Mubadalah.id – Bulan Muharam merupakan bulan yang sangat special, sebab menjadi bulan pembuka dalam kalender hijriah yang di dalamnya terdapat berbagai hikmah dan keutamaan. Sebagai permulaan tahun hijrah, juga mengandung banyak momen indah, semangat perjuangan tanpa putus asa, dan rasa optimisme yang tinggi. Yaitu semangat hijrah Rasulullah dan para sahabat yang telah melawan rasa takut dan sedih meninggalkan kampung halamannya menuju kota Madinah.
Jika menelusuri waktu pelaksanaan hijrah ke Madinah, memang riwayat yang mengisahkan peristiwa tersebut terjadi pada bulan Rabi’ al-Awwal. Kemudian mengapa peringatan hijrah sering kita identikkan dengan bulan Muharam, sebagaimana Ibnu Hajar al-Asqalani mengatakan bahwa ternyata niat dan rencana berhijrah sudah ada sejak pertengahan akhir bulan Dzul Hijjah. Di mana Rasulullah dan para Sahabat sepakat untuk melaksanakan hijrah di bulan Muharram.
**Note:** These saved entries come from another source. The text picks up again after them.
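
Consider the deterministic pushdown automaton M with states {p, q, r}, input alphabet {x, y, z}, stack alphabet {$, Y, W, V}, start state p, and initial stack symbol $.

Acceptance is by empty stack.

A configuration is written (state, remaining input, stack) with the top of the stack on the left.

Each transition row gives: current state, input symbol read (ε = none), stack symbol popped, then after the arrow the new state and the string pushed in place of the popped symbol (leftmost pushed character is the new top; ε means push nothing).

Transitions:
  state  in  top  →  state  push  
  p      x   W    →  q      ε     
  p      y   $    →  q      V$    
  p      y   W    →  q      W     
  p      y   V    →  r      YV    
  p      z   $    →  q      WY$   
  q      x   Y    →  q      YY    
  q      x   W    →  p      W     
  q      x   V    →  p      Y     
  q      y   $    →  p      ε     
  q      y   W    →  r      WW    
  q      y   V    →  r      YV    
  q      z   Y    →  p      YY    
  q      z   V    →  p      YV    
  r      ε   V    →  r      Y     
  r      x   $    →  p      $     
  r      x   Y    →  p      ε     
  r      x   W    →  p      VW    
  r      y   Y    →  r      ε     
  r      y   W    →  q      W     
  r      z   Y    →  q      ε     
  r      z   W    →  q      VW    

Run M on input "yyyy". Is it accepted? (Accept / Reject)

Reject

(p, yyyy, $) ⊢ (q, yyy, V$) ⊢ (r, yy, YV$) ⊢ (r, y, V$) ⊢ (r, y, Y$) ⊢ (r, ε, $)
All input consumed; stack is $, not empty, and no further ε-move applies.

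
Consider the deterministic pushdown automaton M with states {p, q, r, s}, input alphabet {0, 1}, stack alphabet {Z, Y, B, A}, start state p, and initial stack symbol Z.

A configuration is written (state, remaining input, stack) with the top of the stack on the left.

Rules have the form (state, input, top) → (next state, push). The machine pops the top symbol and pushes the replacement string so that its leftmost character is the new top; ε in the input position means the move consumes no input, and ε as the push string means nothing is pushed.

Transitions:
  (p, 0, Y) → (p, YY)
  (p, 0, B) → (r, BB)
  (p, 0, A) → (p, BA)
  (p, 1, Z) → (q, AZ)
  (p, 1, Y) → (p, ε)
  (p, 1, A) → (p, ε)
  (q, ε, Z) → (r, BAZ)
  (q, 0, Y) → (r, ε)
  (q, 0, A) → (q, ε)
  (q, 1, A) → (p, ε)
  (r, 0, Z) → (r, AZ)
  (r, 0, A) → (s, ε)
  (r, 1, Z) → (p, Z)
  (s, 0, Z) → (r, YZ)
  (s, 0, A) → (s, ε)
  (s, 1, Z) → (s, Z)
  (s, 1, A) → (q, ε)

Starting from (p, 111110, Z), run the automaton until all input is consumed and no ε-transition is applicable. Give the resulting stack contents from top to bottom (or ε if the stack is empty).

(p, 111110, Z) ⊢ (q, 11110, AZ) ⊢ (p, 1110, Z) ⊢ (q, 110, AZ) ⊢ (p, 10, Z) ⊢ (q, 0, AZ) ⊢ (q, ε, Z) ⊢ (r, ε, BAZ)
All input consumed in state r with stack BAZ.

BAZ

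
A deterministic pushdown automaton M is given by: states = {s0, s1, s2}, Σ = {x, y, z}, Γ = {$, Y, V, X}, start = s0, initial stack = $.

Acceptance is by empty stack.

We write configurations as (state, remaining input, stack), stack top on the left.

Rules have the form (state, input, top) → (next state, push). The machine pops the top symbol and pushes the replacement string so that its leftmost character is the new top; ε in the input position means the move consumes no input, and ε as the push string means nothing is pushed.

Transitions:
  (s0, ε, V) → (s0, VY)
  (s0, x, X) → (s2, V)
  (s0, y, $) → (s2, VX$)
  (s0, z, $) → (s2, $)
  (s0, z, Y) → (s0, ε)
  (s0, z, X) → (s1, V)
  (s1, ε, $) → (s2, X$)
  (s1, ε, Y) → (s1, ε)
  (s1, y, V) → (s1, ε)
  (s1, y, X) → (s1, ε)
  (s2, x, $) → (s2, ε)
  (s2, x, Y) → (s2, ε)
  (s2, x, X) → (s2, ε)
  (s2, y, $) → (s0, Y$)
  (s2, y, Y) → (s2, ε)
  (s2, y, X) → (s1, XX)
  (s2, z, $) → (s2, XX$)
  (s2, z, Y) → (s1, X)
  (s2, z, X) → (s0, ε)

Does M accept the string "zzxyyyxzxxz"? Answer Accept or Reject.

Reject

(s0, zzxyyyxzxxz, $)
  read z, top $: go to s2, push $ → (s2, zxyyyxzxxz, $)
  read z, top $: go to s2, push XX$ → (s2, xyyyxzxxz, XX$)
  read x, top X: go to s2, push ε → (s2, yyyxzxxz, X$)
  read y, top X: go to s1, push XX → (s1, yyxzxxz, XX$)
  read y, top X: go to s1, push ε → (s1, yxzxxz, X$)
  read y, top X: go to s1, push ε → (s1, xzxxz, $)
  ε-move, top $: go to s2, push X$ → (s2, xzxxz, X$)
  read x, top X: go to s2, push ε → (s2, zxxz, $)
  read z, top $: go to s2, push XX$ → (s2, xxz, XX$)
  read x, top X: go to s2, push ε → (s2, xz, X$)
  read x, top X: go to s2, push ε → (s2, z, $)
  read z, top $: go to s2, push XX$ → (s2, ε, XX$)
All input consumed; stack is XX$, not empty, and no further ε-move applies.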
Namun sebagaimana kata Rasulullah sendiri, hijrah sejatinya tak hanya tentang perjalanan dari Mekkah ke Madinah. Tetapi juga memiliki makna hakikiyah, yakni proses seseorang berubah menuju kepada hal yang baik.
Dari hijrah Rasulullah, banyak hal yang umat Islam dapat mengambil ibrahnya, salah satu yang paling utama mungkin adalah keputusan Nabi Muhammad untuk mempersaudarakan orang-orang Muhajirin dengan kaum Anshar di Madinah.
Keutamaan Muharam
Jumlah orang-orang yang hijrah dari Makkah saat itu sangat banyak. Sementara mereka tidak membawa perbekalan yang cukup dan tidak mengetahui di mana akan bertempat tinggal. Bahkan, beberapa ada yang rela meninggalkan keluarga dan harta mereka.
Hal tersebut pasti akan menimbulkan kesulitan bagi mereka. Kemudian Rasulullah memberikan solusi yakni dengan mempersaudarakan antara dua golongan tersebut atas nama ukhuwah Islamiyah. Inilah salah satu keutamaan Muharam, yakni sebagai bulan persaudaraan.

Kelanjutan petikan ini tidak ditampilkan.